Medak's Bravura Film
'Let Him Have It' dramatizes a controversial British criminal case
NEW YORK
'LET Him Have It" is not the most dignified title of the season. But the movie behind it, based on real events that occurred in England some 40 years ago, ranks with the very best pictures in recent memory - a gripping, superbly acted melodrama that makes a powerful statement on the timely and important issue of capital punishment.
The words "Let him have it!" were shouted by a 19-year-old burglar to his accomplice on a South London rooftop in the early 1950s.

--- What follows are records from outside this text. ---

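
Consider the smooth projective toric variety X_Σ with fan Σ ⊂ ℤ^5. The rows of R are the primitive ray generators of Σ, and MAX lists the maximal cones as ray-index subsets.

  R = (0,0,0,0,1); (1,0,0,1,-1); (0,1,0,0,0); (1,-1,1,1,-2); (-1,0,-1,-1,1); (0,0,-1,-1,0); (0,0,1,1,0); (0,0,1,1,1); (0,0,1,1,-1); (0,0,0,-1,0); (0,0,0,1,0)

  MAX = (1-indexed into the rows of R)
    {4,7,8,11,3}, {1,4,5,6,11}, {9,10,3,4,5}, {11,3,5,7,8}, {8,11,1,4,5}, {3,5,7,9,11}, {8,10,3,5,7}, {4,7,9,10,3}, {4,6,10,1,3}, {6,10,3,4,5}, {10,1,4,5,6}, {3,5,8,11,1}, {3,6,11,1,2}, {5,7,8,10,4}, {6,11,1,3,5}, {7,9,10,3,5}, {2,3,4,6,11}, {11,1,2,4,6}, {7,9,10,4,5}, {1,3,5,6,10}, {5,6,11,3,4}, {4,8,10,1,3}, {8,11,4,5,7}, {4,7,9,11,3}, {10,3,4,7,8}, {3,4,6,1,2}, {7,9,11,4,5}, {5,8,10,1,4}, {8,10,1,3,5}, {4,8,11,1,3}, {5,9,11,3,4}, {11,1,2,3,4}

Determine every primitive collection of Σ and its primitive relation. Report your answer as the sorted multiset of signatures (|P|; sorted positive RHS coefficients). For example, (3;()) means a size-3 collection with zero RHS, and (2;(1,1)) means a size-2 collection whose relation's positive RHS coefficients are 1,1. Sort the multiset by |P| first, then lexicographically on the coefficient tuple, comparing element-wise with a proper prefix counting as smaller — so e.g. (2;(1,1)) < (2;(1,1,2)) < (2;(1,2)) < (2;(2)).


Minimal non-faces — 16 found among 11 rays, 32 max cones:

  P = {6,7}:  v_{6} + v_{7} = 0  →  sig = (2;())
  P = {10,11}:  v_{10} + v_{11} = 0  →  sig = (2;())
  P = {1,7}:  v_{1} + v_{7} = v_{8}  →  sig = (2;(1))
  P = {1,9}:  v_{1} + v_{9} = v_{7}  →  sig = (2;(1))
  P = {6,8}:  v_{6} + v_{8} = v_{1}  →  sig = (2;(1))
  P = {2,5}:  v_{2} + v_{5} = v_{6} + v_{11}  →  sig = (2;(1,1))
  P = {2,9}:  v_{2} + v_{9} = v_{3} + v_{4} + v_{11}  →  sig = (2;(1,1,1))
  P = {6,9}:  v_{6} + v_{9} = v_{3} + v_{4} + v_{5}  →  sig = (2;(1,1,1))
  P = {2,7}:  v_{2} + v_{7} = v_{1} + v_{3} + v_{4} + v_{11}  →  sig = (2;(1,1,1,1))
  P = {2,10}:  v_{2} + v_{10} = v_{1} + v_{3} + v_{4} + v_{6}  →  sig = (2;(1,1,1,1))
  P = {2,8}:  v_{2} + v_{8} = 2·v_{1} + v_{3} + v_{4} + v_{11}  →  sig = (2;(1,1,1,2))
  P = {8,9}:  v_{8} + v_{9} = 2·v_{7}  →  sig = (2;(2))
  P = {1,3,4,5}:  v_{1} + v_{3} + v_{4} + v_{5} = 0  →  sig = (4;())
  P = {3,4,5,7}:  v_{3} + v_{4} + v_{5} + v_{7} = v_{9}  →  sig = (4;(1))
  P = {3,4,5,8}:  v_{3} + v_{4} + v_{5} + v_{8} = v_{7}  →  sig = (4;(1))
  P = {1,3,4,6,11}:  v_{1} + v_{3} + v_{4} + v_{6} + v_{11} = v_{2}  →  sig = (5;(1))

so the primitive-relation signature multiset is
[(2;()), (2;()), (2;(1)), (2;(1)), (2;(1)), (2;(1,1)), (2;(1,1,1)), (2;(1,1,1)), (2;(1,1,1,1)), (2;(1,1,1,1)), (2;(1,1,1,2)), (2;(2)), (4;()), (4;(1)), (4;(1)), (5;(1))]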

Later that phrase became the crux of a criminal trial in which its meaning was fiercely debated. Was the boy inciting his companion to kill the unarmed police officer who confronted them during their botched crime - or advising him to give himself up by surrendering his pistol?
What made the crime and the trial unusual was the fact that one of the perpetrators, Derek Bentley, had suffered a childhood brain injury during a wartime air raid and had never progressed to a mental age beyond the preteen level.
When he went on trial for his life after the attempted break-in, during which an officer was killed, it was expected that his age and mental condition would be seen as mitigating factors. But the criminal-justice system turned on him with all the force at its disposal, sparking fierce public argument and leading to profound changes in British attitudes toward the death penalty.
"Let Him Have It" begins with a disturbing vision of London under a bombing attack in the 1940s. This anchors the story not only in Derek's tragic injury, but also in the destructiveness of the World War II era and the instability of the immediate postwar years, during which crimes by youths became a growing problem in Britain and elsewhere.
The film shows Derek growing up under different and even contradictory influences: the care of a loving and concerned family, the temptations of rebelliousness, and the shallow friendship of ill-chosen friends. One of those friends, a fellow both younger and nastier than Derek, entices him with the false glamour of swaggering street life and petty crime.
The film's account of these events is honest and complex enough to acknowledge that Derek bears a measure of responsibility for his actions and is capable of instigating as well as following. His parents look on sadly as his life strays ever farther from the path they tried so hard to mark out for him. Their helplessness becomes most poignant after the fatal night on the rooftop, when Derek's destiny falls into the hands of a judicial system with blunt priorities of its own.
During its first hour or so, "Let Him Have It" is stylized to a degree, gliding past the gritty details of everyday life to convey the atmosphere of Derek's adolescence as he perceives it through eyes that are often bedazzled or beclouded by the influences around him.
The film's most powerful moments come near the end, as Derek and his family cope desperately with forces much larger and more powerful than they are. The last 30 minutes of the story are overwhelmingly strong, blending human drama and social history into a series of extremely moving scenes, leading to a brief coda that's as unexpected and audacious as anything seen on a movie screen in years.
"Let Him Have It" was directed by Peter Medak, whose longtime filmmaking career took on surprising new force in his last movie, "The Krays," which also examined postwar British life in vivid and critical terms. "Let Him Have It" is less bruisingly energetic than that picture, and it has some significant flaws - doing a poor job, for instance, of chronicling the Bentley case's tumultuous effect on British public opinion in real life.
Yet it emerges as a stunningly realized work despite such problems, and Mr. Medak deserves great credit for this, along with Neal Purvis and Robert Wade, who wrote the screenplay. So do the performers, including Chris Eccleston as the protagonist, Chris Craig as his companion in crime, Eileen Atkins as his mother, and the gifted Tom Courtenay as his father, in a portrayal that begins too quietly but acquires astonishing force as the story unfolds.
Oliver Stapleton did the eloquent cinematography, and Ray Lovejoy edited the picture. Three cheers for all. Rated R for language and violence.